After successful archives upload (with maven, maven-publish or nexus plugin) to Sonatype OSSRH call:

./gradlew closeRepository promoteRepository

to close staging repository and promote/release it and its artifacts. If a synchronization with Maven Central was enabled the artifacts should automatically appear into Maven Central within several minutes.

Details

The plugin provides two main task:

  • closeRepository – closes the open repository with uploaded artifacts. There should be just one open repository available in the staging profile (possible old/broken repositories can be dropped with Nexus GUI)
  • promoteRepository – promotes/releases closed repository (required to put artifacts to Maven Central)

And one additional:

  • getStagingProfile – gets and displays staging profile id for a given package group. This is a diagnostic task to get the value and put it into the configuration closure as stagingProfileId. To see the result it is required to call gradle with --info switch.

It has to be mentioned that calling Nexus REST API ends immediately, but the closing operation takes a moment, so to make it possible to call closeRepository promoteRepository together there is a built-in retry mechanism.

The plugin is “upload mechanism agnostic” and can be used together with maven, maven-plugin or nexus plugins.

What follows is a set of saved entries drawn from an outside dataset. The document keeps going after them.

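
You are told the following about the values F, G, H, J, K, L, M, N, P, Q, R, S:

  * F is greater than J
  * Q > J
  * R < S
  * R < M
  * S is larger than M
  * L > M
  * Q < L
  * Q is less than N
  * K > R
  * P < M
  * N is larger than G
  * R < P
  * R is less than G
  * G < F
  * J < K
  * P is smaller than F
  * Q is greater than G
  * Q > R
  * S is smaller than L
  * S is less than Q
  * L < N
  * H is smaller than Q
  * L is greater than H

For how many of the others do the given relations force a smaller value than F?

4

Directly below F: G, P, J.
One step further: R (4 so far).
Nothing else is reachable below F; 4 in all.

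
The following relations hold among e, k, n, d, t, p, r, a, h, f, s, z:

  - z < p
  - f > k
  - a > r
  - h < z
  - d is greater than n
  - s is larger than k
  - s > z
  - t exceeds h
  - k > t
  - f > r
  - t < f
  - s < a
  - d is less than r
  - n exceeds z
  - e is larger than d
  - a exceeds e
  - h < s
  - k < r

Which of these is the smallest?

z is not least since h < z; t is not least since h < t; k is not least since t < k; n is not least since z < n; d is not least since n < d; s is not least since h < s; e is not least since d < e; r is not least since k < r; p is not least since z < p; f is not least since t < f; a is not least since s < a.
Only h has nothing below it, so h is the smallest.

h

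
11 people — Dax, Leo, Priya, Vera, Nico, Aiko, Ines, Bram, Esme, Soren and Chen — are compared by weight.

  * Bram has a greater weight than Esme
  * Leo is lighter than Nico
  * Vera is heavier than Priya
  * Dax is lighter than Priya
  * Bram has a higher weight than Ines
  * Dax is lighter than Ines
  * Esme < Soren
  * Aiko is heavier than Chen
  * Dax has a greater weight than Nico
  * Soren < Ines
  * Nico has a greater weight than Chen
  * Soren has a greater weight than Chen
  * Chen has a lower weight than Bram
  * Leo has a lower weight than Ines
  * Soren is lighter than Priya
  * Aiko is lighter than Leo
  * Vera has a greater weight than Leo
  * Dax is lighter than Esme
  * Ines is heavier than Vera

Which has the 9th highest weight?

Leo

The consecutive relations fix a unique order: Chen < Aiko < Leo < Nico < Dax < Esme < Soren < Priya < Vera < Ines < Bram.
Counting 9 from the largest end gives Leo.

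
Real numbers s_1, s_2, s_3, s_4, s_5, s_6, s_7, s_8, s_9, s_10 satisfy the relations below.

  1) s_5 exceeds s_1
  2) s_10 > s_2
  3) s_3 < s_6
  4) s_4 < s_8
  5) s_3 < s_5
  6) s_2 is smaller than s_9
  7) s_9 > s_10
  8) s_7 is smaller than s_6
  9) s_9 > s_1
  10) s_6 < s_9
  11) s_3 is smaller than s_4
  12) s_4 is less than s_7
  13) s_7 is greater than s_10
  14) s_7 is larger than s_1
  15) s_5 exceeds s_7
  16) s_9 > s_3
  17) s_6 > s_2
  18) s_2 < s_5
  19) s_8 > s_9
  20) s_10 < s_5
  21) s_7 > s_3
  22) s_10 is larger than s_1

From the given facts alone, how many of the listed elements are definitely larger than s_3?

Directly above s_3: s_4, s_7, s_6, s_5, s_9.
One step further: s_8 (6 so far).
No other element is forced above s_3 by the given relations, so the count is 6.

6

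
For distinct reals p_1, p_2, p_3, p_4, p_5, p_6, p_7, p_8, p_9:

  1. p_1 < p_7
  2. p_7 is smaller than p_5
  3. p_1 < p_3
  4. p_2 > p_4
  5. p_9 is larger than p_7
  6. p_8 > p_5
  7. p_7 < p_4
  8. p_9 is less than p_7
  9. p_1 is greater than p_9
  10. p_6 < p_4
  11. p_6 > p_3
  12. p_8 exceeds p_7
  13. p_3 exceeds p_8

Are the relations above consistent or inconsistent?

inconsistent

We have p_7 < p_9 stated directly, yet also p_9 < p_1 < p_7 by chaining the others — so p_9 < p_7. Contradiction.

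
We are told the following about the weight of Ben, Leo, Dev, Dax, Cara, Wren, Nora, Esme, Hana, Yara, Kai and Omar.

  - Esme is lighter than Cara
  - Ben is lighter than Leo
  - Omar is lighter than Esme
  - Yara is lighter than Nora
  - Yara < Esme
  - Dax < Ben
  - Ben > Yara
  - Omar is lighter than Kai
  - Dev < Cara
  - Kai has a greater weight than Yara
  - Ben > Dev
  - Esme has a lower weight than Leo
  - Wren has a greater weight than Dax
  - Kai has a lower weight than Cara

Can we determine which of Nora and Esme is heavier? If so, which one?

Following every chain through Esme: above Esme we get Leo, Cara; below Esme we get Yara, Omar.
Nora is not reached, and no chain runs the other way from Nora to Esme.
So the given relations leave the order of Esme and Nora undetermined.

undetermined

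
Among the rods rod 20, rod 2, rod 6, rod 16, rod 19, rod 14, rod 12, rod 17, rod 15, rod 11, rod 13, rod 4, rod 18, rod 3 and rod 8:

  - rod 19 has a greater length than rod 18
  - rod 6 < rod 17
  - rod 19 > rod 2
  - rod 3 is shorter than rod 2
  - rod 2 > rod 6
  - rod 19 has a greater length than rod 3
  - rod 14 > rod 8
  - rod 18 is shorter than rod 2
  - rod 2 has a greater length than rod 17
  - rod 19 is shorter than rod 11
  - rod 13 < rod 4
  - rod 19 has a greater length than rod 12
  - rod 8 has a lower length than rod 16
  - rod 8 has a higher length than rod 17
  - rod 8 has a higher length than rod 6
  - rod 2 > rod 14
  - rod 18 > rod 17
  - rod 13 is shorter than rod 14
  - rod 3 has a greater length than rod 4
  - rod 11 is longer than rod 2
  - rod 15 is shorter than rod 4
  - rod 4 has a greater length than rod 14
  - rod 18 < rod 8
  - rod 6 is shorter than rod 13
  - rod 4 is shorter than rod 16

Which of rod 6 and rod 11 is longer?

rod 6 < rod 17 and rod 17 < rod 18 give rod 6 < rod 18.
With rod 18 < rod 8: rod 6 < rod 17 < rod 18 < rod 8.
Then rod 8 < rod 14 extends the chain to rod 14.
Then rod 14 < rod 4 extends the chain to rod 4.
Then rod 4 < rod 3 extends the chain to rod 3.
With rod 3 < rod 2: rod 6 < rod 17 < rod 18 < rod 8 < rod 14 < rod 4 < rod 3 < rod 2.
With rod 2 < rod 19: rod 6 < rod 17 < rod 18 < rod 8 < rod 14 < rod 4 < rod 3 < rod 2 < rod 19.
Then rod 19 < rod 11 extends the chain to rod 11.
So rod 6 < rod 11; rod 11 is the longer of the two.

rod 11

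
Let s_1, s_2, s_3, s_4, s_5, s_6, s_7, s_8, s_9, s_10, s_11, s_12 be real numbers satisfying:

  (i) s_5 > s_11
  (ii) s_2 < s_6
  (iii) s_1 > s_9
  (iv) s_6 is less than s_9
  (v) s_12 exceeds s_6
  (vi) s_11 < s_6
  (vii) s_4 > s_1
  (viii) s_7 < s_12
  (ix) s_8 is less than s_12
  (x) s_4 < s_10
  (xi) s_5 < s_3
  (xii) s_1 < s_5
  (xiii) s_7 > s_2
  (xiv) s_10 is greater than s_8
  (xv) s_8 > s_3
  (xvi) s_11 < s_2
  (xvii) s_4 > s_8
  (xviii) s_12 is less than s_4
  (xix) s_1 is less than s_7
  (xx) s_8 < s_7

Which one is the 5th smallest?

Chaining the given pairs: s_11 < s_2 < s_6 < s_9 < s_1 < s_5 < s_3 < s_8 < s_7 < s_12 < s_4 < s_10.
Counting 5 from the smallest end gives s_1.

s_1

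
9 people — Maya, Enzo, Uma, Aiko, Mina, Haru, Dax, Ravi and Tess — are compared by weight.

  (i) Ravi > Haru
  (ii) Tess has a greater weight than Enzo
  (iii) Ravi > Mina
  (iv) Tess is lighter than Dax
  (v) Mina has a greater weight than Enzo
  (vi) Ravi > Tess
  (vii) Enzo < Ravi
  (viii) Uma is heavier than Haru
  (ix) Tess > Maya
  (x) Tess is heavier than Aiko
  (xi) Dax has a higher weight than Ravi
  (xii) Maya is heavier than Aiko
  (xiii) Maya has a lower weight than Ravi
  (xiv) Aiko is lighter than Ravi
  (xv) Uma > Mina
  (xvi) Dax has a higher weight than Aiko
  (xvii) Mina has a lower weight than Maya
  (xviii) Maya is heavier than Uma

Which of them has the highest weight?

Chaining downward from Dax: directly below it, Aiko, Tess, Ravi; then Haru, Enzo, Mina, Maya; then Uma.
That covers every other element, and nothing is given above Dax, so Dax is the highest weight.

Dax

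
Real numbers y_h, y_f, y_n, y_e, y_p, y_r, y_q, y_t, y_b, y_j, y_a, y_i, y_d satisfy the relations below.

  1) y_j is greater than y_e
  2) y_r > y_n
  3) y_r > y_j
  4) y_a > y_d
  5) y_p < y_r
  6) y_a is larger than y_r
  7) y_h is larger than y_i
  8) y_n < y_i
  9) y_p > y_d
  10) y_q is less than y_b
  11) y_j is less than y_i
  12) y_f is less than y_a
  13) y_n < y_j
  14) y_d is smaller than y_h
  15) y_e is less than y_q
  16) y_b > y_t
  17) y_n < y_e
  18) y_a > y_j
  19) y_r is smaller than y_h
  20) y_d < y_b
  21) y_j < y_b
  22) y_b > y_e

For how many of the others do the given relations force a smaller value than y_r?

Directly below y_r: y_n, y_j, y_p.
One step further: y_e, y_d (5 so far).
No other element is forced below y_r by the given relations, so the count is 5.

5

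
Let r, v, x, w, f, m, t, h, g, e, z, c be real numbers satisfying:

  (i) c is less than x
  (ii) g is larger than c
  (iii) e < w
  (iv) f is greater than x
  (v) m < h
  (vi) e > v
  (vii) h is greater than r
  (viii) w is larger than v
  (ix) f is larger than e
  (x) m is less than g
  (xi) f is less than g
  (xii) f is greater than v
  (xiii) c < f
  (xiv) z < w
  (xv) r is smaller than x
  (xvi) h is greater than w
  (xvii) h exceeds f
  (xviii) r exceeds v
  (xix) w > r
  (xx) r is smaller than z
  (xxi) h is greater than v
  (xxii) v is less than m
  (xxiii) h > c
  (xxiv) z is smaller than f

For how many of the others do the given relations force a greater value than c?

4

Directly above c: x, f, h, g.
No other element is forced above c by the given relations, so the count is 4.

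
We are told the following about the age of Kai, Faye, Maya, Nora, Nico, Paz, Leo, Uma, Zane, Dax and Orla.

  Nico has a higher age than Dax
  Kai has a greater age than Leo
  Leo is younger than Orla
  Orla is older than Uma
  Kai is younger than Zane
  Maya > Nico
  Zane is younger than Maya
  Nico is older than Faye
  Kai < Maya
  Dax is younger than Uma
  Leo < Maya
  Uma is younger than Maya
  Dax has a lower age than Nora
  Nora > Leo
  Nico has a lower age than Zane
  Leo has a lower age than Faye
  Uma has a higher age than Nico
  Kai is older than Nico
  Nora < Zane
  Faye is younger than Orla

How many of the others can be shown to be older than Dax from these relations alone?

The elements the relations force above Dax are Nico, Uma, Orla, Nora, Kai, Zane, Maya — no chain reaches any other.
That is 7.

7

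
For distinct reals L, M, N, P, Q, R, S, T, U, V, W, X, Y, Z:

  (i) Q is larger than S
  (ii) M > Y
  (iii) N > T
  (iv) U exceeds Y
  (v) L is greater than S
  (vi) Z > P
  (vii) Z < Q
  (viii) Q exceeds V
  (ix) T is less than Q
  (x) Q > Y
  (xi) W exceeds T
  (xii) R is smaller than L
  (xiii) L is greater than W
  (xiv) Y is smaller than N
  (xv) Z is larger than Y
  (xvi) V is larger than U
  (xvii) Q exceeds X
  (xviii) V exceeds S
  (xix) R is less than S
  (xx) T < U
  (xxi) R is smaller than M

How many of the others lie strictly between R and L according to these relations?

Chaining upward from R reaches: S, M, V, Q.
Chaining downward from L reaches: S, T, W.
Strictly between R and L are those in both lists: S — 1 element.

1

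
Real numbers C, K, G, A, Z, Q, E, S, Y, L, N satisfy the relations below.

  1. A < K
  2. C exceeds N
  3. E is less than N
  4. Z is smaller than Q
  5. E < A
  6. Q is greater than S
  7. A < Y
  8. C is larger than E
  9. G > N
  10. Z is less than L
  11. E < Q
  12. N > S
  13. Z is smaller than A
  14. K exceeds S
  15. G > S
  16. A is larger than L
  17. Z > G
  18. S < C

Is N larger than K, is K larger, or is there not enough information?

K

Link the given pairs in sequence: N < G; G < Z; Z < L; L < A; A < K.
Together: N < G < Z < L < A < K.
So K is larger.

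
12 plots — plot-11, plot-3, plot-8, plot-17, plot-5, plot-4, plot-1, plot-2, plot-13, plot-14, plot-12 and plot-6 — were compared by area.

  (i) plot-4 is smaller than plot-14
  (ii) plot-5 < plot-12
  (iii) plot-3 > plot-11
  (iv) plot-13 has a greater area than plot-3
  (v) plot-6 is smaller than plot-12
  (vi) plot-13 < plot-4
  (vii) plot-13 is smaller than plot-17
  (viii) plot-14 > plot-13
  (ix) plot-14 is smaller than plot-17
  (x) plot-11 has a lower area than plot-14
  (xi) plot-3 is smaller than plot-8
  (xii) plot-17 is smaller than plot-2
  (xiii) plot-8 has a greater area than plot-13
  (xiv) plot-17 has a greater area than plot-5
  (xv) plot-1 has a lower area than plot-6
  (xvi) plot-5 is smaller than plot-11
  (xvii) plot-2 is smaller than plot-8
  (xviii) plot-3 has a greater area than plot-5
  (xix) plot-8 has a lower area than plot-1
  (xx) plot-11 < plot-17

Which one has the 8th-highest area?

plot-4

Chaining the given pairs: plot-5 < plot-11 < plot-3 < plot-13 < plot-4 < plot-14 < plot-17 < plot-2 < plot-8 < plot-1 < plot-6 < plot-12.
Counting 8 from the largest end gives plot-4.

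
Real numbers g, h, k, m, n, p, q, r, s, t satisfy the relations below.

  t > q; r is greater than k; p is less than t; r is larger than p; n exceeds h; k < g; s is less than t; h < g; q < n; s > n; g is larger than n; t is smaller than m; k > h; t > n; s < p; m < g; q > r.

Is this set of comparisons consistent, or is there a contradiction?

Chaining the given relations yields r < q < n < s < p, so r < p. But one relation states p < r. These cannot both hold.

inconsistent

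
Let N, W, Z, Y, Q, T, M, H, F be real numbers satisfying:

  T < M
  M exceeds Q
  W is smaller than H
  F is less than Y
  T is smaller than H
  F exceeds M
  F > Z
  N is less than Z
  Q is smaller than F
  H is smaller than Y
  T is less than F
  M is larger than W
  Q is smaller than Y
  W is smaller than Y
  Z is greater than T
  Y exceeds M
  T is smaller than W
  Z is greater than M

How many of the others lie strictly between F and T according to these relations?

3

Chaining upward from T reaches: W, M, H, Z, Y.
Chaining downward from F reaches: W, N, Q, M, Z.
Strictly between T and F are those in both lists: W, M, Z — 3 elements.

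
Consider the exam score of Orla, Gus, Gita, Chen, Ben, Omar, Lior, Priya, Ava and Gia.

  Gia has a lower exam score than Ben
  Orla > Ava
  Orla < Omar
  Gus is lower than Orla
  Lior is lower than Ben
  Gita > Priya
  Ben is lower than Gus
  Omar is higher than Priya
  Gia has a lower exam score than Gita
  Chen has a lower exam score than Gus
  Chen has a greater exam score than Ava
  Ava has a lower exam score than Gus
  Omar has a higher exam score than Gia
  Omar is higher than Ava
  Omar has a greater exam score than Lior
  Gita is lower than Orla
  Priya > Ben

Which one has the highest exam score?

Omar

Ava is not greatest since Ava < Chen; Chen is not greatest since Chen < Gus; Gia is not greatest since Gia < Ben; Lior is not greatest since Lior < Ben; Ben is not greatest since Ben < Gus; Priya is not greatest since Priya < Gita; Gus is not greatest since Gus < Orla; Gita is not greatest since Gita < Orla; Orla is not greatest since Orla < Omar.
Only Omar has nothing above it, so Omar is the highest exam score.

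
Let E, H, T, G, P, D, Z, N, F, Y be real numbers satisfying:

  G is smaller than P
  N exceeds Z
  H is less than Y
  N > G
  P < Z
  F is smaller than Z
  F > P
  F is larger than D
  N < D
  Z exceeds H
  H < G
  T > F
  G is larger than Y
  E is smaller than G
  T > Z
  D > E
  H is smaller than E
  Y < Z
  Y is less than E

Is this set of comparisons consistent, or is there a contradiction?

We have F < Z stated directly, yet also Z < N < D < F by chaining the others — so Z < F. Contradiction.

inconsistent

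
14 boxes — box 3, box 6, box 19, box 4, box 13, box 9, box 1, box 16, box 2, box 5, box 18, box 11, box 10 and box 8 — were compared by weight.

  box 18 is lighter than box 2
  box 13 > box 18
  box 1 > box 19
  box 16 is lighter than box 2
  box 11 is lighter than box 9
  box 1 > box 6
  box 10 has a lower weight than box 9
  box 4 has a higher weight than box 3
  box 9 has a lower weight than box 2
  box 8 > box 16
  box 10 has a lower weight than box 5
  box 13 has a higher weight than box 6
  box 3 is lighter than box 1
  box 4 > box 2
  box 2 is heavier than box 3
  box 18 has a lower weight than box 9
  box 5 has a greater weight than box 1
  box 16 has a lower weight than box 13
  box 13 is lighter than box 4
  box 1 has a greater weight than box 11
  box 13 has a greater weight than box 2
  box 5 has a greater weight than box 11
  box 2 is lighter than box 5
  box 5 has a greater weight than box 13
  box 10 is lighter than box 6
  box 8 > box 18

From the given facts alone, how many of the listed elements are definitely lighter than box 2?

6

From box 2 the given relations immediately reach box 3, box 18, box 9, box 16.
From those, box 10, box 11 — 6 in total.
No other element is forced below box 2 by the given relations, so the count is 6.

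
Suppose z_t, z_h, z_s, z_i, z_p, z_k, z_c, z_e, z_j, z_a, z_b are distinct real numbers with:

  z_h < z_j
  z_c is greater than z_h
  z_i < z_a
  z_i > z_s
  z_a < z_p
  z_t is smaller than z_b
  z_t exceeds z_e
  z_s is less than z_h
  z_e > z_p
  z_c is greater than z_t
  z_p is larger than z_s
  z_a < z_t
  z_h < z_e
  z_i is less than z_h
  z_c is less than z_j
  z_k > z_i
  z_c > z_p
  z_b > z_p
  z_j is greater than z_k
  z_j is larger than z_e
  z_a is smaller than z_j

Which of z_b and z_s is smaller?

z_s

z_s < z_i < z_a < z_p < z_e < z_t < z_b, by transitivity through z_i, z_a, z_p, z_e, z_t.
So z_s < z_b; z_s is the smaller of the two.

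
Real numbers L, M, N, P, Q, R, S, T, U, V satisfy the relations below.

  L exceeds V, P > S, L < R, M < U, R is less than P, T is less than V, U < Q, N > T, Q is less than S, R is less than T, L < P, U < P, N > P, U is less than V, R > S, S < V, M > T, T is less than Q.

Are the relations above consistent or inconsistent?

Chaining the given relations yields T < M < U < Q < S < V < L < R, so T < R. But one relation states R < T. These cannot both hold.

inconsistent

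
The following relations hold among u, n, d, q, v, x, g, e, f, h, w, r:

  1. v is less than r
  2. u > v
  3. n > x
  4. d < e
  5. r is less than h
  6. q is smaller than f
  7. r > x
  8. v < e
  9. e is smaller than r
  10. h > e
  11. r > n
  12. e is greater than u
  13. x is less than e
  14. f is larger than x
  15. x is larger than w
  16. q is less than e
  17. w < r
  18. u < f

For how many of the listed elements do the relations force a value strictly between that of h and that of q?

The relations place q below h. An element lies strictly between them when it is forced above q and also forced below h.
Above q: {e, r, f}. Below h: {v, d, u, w, x, e, n, r}.
Intersection: {e, r} — 2.

2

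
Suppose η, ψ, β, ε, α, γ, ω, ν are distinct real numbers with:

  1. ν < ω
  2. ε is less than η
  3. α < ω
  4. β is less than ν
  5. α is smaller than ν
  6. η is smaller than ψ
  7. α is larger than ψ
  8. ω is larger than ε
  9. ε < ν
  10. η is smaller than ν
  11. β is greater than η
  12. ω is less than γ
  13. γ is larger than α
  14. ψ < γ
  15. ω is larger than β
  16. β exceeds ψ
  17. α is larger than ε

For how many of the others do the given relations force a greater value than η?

From η the given relations immediately reach ψ, β, ν.
From those, α, ω, γ — 6 in total.
Nothing else is reachable above η; 6 in all.

6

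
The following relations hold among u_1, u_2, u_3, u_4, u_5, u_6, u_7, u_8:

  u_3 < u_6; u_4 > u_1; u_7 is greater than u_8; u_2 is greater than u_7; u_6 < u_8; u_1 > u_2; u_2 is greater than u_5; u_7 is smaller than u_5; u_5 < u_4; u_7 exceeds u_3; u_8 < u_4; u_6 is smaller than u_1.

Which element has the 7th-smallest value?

Chaining the given pairs: u_3 < u_6 < u_8 < u_7 < u_5 < u_2 < u_1 < u_4.
The 7th smallest is u_1.

u_1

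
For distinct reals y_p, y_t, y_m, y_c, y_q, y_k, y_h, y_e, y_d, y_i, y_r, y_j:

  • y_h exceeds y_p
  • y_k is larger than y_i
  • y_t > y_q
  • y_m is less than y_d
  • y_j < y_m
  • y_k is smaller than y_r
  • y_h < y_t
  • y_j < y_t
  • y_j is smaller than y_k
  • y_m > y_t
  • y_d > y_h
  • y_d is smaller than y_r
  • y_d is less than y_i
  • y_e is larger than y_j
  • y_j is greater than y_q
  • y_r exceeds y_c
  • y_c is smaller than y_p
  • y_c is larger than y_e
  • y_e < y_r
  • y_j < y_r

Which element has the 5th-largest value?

y_m

Chaining the given pairs: y_q < y_j < y_e < y_c < y_p < y_h < y_t < y_m < y_d < y_i < y_k < y_r.
Counting 5 from the largest end gives y_m.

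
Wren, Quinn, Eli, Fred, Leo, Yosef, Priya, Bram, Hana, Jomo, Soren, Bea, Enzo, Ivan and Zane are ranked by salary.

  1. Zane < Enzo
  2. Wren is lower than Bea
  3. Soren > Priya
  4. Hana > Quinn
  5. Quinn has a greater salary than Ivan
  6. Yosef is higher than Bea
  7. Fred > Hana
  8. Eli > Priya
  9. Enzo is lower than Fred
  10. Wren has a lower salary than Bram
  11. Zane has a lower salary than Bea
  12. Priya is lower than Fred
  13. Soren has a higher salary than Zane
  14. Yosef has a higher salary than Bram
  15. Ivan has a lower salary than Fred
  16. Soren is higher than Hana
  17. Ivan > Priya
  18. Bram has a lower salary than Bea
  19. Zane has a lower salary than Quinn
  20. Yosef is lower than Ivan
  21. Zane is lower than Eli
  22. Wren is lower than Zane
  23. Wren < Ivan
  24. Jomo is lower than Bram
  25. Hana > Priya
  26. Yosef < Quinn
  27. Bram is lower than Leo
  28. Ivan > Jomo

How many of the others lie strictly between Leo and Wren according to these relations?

Chaining upward from Wren reaches: Zane, Bram, Bea, Yosef, Ivan, Quinn, Enzo, Hana, Fred, Eli, Soren.
Chaining downward from Leo reaches: Jomo, Bram.
Strictly between Wren and Leo are those in both lists: Bram — 1 element.

1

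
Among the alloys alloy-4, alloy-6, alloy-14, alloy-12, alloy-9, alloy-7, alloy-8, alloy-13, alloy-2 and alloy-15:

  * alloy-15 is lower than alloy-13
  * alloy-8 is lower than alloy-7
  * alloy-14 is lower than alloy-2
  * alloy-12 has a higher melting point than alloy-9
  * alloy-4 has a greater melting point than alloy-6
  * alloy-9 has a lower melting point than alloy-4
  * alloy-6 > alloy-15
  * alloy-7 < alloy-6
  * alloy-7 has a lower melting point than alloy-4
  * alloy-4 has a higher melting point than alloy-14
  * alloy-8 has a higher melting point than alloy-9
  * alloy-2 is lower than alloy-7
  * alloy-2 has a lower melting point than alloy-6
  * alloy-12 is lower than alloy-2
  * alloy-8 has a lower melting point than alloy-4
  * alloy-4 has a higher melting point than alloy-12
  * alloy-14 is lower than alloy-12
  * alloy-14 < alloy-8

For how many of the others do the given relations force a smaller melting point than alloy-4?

8

Directly below alloy-4: alloy-14, alloy-9, alloy-12, alloy-8, alloy-7, alloy-6.
One step further: alloy-2, alloy-15 (8 so far).
No other element is forced below alloy-4 by the given relations, so the count is 8.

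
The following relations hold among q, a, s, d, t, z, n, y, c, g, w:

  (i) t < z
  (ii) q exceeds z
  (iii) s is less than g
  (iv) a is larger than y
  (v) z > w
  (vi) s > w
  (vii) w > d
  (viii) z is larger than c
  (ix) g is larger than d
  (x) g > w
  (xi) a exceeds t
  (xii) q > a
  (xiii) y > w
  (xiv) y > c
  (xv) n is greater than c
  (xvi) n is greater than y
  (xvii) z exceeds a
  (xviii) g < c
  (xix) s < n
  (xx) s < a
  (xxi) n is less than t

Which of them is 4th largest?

t

Piecing the relations together gives one ordering: d < w < s < g < c < y < n < t < a < z < q.
The 4th largest is t.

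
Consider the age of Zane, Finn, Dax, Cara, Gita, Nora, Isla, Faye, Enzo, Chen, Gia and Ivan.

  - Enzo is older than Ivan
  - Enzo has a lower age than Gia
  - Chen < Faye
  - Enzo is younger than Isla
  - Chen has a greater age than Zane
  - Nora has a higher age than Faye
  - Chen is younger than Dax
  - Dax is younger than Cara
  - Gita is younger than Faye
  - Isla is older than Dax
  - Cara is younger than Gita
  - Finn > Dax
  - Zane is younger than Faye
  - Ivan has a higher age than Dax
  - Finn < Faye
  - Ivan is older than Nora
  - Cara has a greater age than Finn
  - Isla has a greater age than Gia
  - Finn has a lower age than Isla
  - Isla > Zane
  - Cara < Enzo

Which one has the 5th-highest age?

Nora

Chaining the given pairs: Zane < Chen < Dax < Finn < Cara < Gita < Faye < Nora < Ivan < Enzo < Gia < Isla.
The 5th largest is Nora.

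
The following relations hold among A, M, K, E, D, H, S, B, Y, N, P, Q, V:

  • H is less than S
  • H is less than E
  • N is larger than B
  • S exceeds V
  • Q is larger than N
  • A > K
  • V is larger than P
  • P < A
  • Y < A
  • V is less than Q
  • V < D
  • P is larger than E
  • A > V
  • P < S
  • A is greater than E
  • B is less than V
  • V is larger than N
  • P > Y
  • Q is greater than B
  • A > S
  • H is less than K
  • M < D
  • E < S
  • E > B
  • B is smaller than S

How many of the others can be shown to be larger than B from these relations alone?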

For more details and configuration parameters see project webpage or the working example in the plugin’s own release configuration.

Alternatives to Maven Central?

There is much younger, but promising alternative – Bintray which also allows to serve artifacts. It is free for open source projects and I personally had used it for some other projects and even created an automatic release mechanism for Bintray, Travis and Gradle. It works ok, but to put artifacts also to Maven Central it is required to store a private key used for singing on their servers and in addition provide Nexus credentials. It increases the risk to have them stolen and in Codearte we prefer to use private Jenkins instance to perform the release directly to Maven Central.

Summary

With Gradle Nexus Staging Plugin the whole release process to Maven Central can be performed with Gradle from a command line and with some additional work completely automatic from a CI server. No more buttons to push in Nexus GUI. In addition to Sonatype OSSRH the plugin can be also used with private Nexus instances with enabled staging repositories.

Btw, there possibly are many things that could be enhancement in the plugin. If you need something or found a bug feel free to use issue tracker to report that.

Thanks to Kuba Kubryński for motivation and help with analyzing the not very well documented Nexus REST API.

Update 20170904. The plugin is actively developed. Check the project webpage to read about new features added since version 0.5.1.